The innate immune system recognises components of pathogens which are intrinsically foreign (i.e. not present on normal mammalian cells), such as Lipolysaccharides, Peptidoglycans and D-isoform amino acids.
T cells are so named as they differentiate in the thymus. They are long lived and are involved in cell mediated immunity. They represent 60-80% of the circulating lymphocytes and all express the markers CD2, CD3 and CD7 as well as having T cell receptors (TCR). Each T cell has 30,000 TCRs each of which is identical and recognises antigens and major histocompatability complex (MHC) II.

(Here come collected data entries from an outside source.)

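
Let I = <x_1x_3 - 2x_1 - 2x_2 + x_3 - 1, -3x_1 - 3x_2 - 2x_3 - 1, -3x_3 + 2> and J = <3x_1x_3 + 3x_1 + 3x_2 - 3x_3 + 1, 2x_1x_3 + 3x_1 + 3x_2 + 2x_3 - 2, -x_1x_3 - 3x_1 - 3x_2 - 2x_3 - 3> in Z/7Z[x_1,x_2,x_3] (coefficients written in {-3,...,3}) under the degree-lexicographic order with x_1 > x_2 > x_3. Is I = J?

Yes, the ideals are equal.

Since reduced Gröbner bases are canonical representatives of ideals under a given ordering, it suffices to compute and compare them.
Buchberger on the first generating set:
f_1 = x_1x_3 - 2x_1 - 2x_2 + x_3 - 1, LT = x_1x_3.
f_2 = -3x_1 - 3x_2 - 2x_3 - 1, LT = x_1.
f_3 = -3x_3 + 2, LT = x_3.

S(f_1,f_2): lcm = x_1x_3. S = -x_2x_3 - 3x_3^2 - 2x_1 - 2x_2 + 3x_3 - 1.
  leading term x_2x_3: subtract (-2x_2)·f_3 from -x_2x_3 - 3x_3^2 - 2x_1 - 2x_2 + 3x_3 - 1 → -3x_3^2 - 2x_1 + 2x_2 + 3x_3 - 1
  leading term x_3^2: subtract (x_3)·f_3 from -3x_3^2 - 2x_1 + 2x_2 + 3x_3 - 1 → -2x_1 + 2x_2 + x_3 - 1
  leading term x_1: subtract (3)·f_2 from -2x_1 + 2x_2 + x_3 - 1 → -3x_2 + 2
  leading term x_2: no divisor's leading term divides it; move -3x_2 to the remainder.
  leading term 1: no divisor's leading term divides it; move 2 to the remainder.
  remainder -3x_2 + 2 ≠ 0; add g_4 = -3x_2 + 2 to the basis.

The other S-polynomials (S(f_1,f_3), S(f_2,f_3), S(f_1,g_4), S(f_2,g_4), S(f_3,g_4)) all reduce to 0 modulo the current basis, so we have a Gröbner basis.
Inter-reduce: drop elements whose leading term is divisible by another's, tail-reduce, and make monic.
Reduced Gröbner basis: {x_1 + 3, x_2 - 3, x_3 - 3}.

Buchberger on the second generating set:
h_1 = 3x_1x_3 + 3x_1 + 3x_2 - 3x_3 + 1, LT = x_1x_3.
h_2 = 2x_1x_3 + 3x_1 + 3x_2 + 2x_3 - 2, LT = x_1x_3.
h_3 = -x_1x_3 - 3x_1 - 3x_2 - 2x_3 - 3, LT = x_1x_3.

S(h_1,h_2): lcm = x_1x_3. S = 3x_1 + 3x_2 - 2x_3 - 1.
  leading term x_1: no divisor's leading term divides it; move 3x_1 to the remainder.
  leading term x_2: no divisor's leading term divides it; move 3x_2 to the remainder.
  leading term x_3: no divisor's leading term divides it; move -2x_3 to the remainder.
  leading term 1: no divisor's leading term divides it; move -1 to the remainder.
  remainder 3x_1 + 3x_2 - 2x_3 - 1 ≠ 0; add k_4 = 3x_1 + 3x_2 - 2x_3 - 1 to the basis.

S(h_1,h_3): lcm = x_1x_3. S = -2x_1 - 2x_2 - 3x_3 + 2.
  leading term x_1: subtract (-3)·k_4 from -2x_1 - 2x_2 - 3x_3 + 2 → -2x_3 - 1
  leading term x_3: no divisor's leading term divides it; move -2x_3 to the remainder.
  leading term 1: no divisor's leading term divides it; move -1 to the remainder.
  remainder -2x_3 - 1 ≠ 0; add k_5 = -2x_3 - 1 to the basis.

S(h_1,k_4): lcm = x_1x_3. S = -x_2x_3 + 3x_3^2 + x_1 + x_2 - 3x_3 - 2.
  leading term x_2x_3: subtract (-3x_2)·k_5 from -x_2x_3 + 3x_3^2 + x_1 + x_2 - 3x_3 - 2 → 3x_3^2 + x_1 - 2x_2 - 3x_3 - 2
  leading term x_3^2: subtract (2x_3)·k_5 from 3x_3^2 + x_1 - 2x_2 - 3x_3 - 2 → x_1 - 2x_2 - x_3 - 2
  leading term x_1: subtract (-2)·k_4 from x_1 - 2x_2 - x_3 - 2 → -3x_2 + 2x_3 + 3
  leading term x_2: no divisor's leading term divides it; move -3x_2 to the remainder.
  leading term x_3: subtract (-1)·k_5 from 2x_3 + 3 → 2
  leading term 1: no divisor's leading term divides it; move 2 to the remainder.
  remainder -3x_2 + 2 ≠ 0; add k_6 = -3x_2 + 2 to the basis.

The other S-polynomials (S(h_2,h_3), S(h_2,k_4), S(h_3,k_4), S(h_1,k_5), S(h_2,k_5), S(h_3,k_5), S(k_4,k_5), S(h_1,k_6), S(h_2,k_6), S(h_3,k_6), S(k_4,k_6), S(k_5,k_6)) all reduce to 0 modulo the current basis, so we have a Gröbner basis.
Inter-reduce: drop elements whose leading term is divisible by another's, tail-reduce, and make monic.
Reduced Gröbner basis: {x_1 + 3, x_2 - 3, x_3 - 3}.

These coincide, so the ideals are equal.
The same test decides containment: I ⊆ J iff every generator of I reduces to 0 modulo a Gröbner basis of J.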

T cells are long lived and are involved in cell mediated immunity. Functionally they are divided by the expression of CD4+ or CD8+ markers. CD4+ T helper cells recognise antigens bound to MHC II complexes and are involved with the control of intracellular and extracellular pathogens; they can interact with CD8+, NK and dendritic cells or with B cells. Cytotoxic CD8+ T cells recognise the MHC I complex and destroy infected or neoplastic cells.
Thrombocytes are small anuclear fragments of megakaryocytes. They are membrane bound portions of the megakaryocyte cytoplasm and have a finely granular cytoplasm; they are much smaller than other blood cells at 2-3ľm and have a lifespan of around 10 days in the circulation.
As with erythrocytes, thrombocytes are derived from multipotential myeloid stem cells (CFU-GEMM). In the bone marrow CFU-GEMM cells differentiate into the megakaryocyte precursor cell the megakaryocyte CFU (CFU-Meg), under the influence of cytokines CFU-CSF and IL-3. Unlike other blood cells which undergo mitosis in the first few developmental stages, once the CFU-GEMM has differentiated into the CFU-Meg there is no further mitosis. The CFU-Meg then develops into the megakaryoblast.